The 180-room hotel will be six storeys taller than when it was originally approved eight years ago, reports Grace Howarth, Local Democracy Reporter

Plans for the Tottenham Hotspur hotel (credit Tottenham Hotspur and Athletic Co Ltd)
Plans for the Tottenham Hotspur hotel (credit Athletic Co Ltd)

Construction of Tottenham Hotspur’s major 29-storey hotel is scheduled to be completed by June 2028, the club has confirmed.

Spurs this week confirmed that work on the 180-room hotel had now begun, and says it hopes construction will be completed before the start of the UEFA European Football Championship, for which Tottenham Hotspur Stadium is a host venue.

The international football tournament is set to take place between 9th June and 9th July 2028.

Plans for the hotel, which also include 49 residential flats and 69 car parking spaces, were originally approved in 2016 at the same time as the stadium itself was approved. However, last year permission was granted to increase the height of the scheme from the original 23 storeys up to 29. 

A Spurs spokesperson said: “Plans for the development of a new hotel at the south of the Tottenham Hotspur Stadium campus were resubmitted to Haringey Council to amend the layout and design of the building. 

“This was, in part, to improve its appearance and create a more refined and slender design, as well as to comply with the latest building safety regulations.”

Thousands of jobs are set to be created on the hotel project and the club’s other major redevelopment schemes, in the vicinity of the stadium, which include hundreds of residential homes and student flats.
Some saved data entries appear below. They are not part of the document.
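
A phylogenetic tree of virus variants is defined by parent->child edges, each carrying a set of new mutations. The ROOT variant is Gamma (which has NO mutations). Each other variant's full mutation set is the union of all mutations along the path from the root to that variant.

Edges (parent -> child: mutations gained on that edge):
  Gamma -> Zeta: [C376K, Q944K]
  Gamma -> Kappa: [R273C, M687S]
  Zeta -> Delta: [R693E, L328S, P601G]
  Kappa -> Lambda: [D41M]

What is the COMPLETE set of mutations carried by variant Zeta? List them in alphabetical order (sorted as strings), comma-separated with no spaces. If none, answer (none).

At Gamma: gained [] -> total []
At Zeta: gained ['C376K', 'Q944K'] -> total ['C376K', 'Q944K']

Answer: C376K,Q944K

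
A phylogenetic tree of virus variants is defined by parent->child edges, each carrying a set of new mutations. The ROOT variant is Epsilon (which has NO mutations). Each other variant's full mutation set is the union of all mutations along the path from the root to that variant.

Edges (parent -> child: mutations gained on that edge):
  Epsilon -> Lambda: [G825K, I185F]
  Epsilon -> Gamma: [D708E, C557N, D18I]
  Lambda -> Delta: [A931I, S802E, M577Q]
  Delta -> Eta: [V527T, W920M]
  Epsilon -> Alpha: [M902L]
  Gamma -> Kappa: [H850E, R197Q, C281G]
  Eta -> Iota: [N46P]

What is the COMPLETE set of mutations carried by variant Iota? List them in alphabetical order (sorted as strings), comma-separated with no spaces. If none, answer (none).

Answer: A931I,G825K,I185F,M577Q,N46P,S802E,V527T,W920M

Derivation:
At Epsilon: gained [] -> total []
At Lambda: gained ['G825K', 'I185F'] -> total ['G825K', 'I185F']
At Delta: gained ['A931I', 'S802E', 'M577Q'] -> total ['A931I', 'G825K', 'I185F', 'M577Q', 'S802E']
At Eta: gained ['V527T', 'W920M'] -> total ['A931I', 'G825K', 'I185F', 'M577Q', 'S802E', 'V527T', 'W920M']
At Iota: gained ['N46P'] -> total ['A931I', 'G825K', 'I185F', 'M577Q', 'N46P', 'S802E', 'V527T', 'W920M']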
In an economic impact report produced by the football club and Ernst and Young in December 2023, the club said that in its “tri-borough area”, it expects to be supporting 4,300 full-time jobs by the 2026/27 season.

Although not able to confirm how many jobs would be created by the hotel project itself, the club states that “at least 20% of the FTE [full-time equivalent] jobs created by the hotel build will be for local people”.

Local concerns have been raised over the level of disruption in and around the stadium caused by the hotel’s construction, but the club has now said that no roads would be closed or disrupted as a consequence of the building work and that fans attending games would not be affected.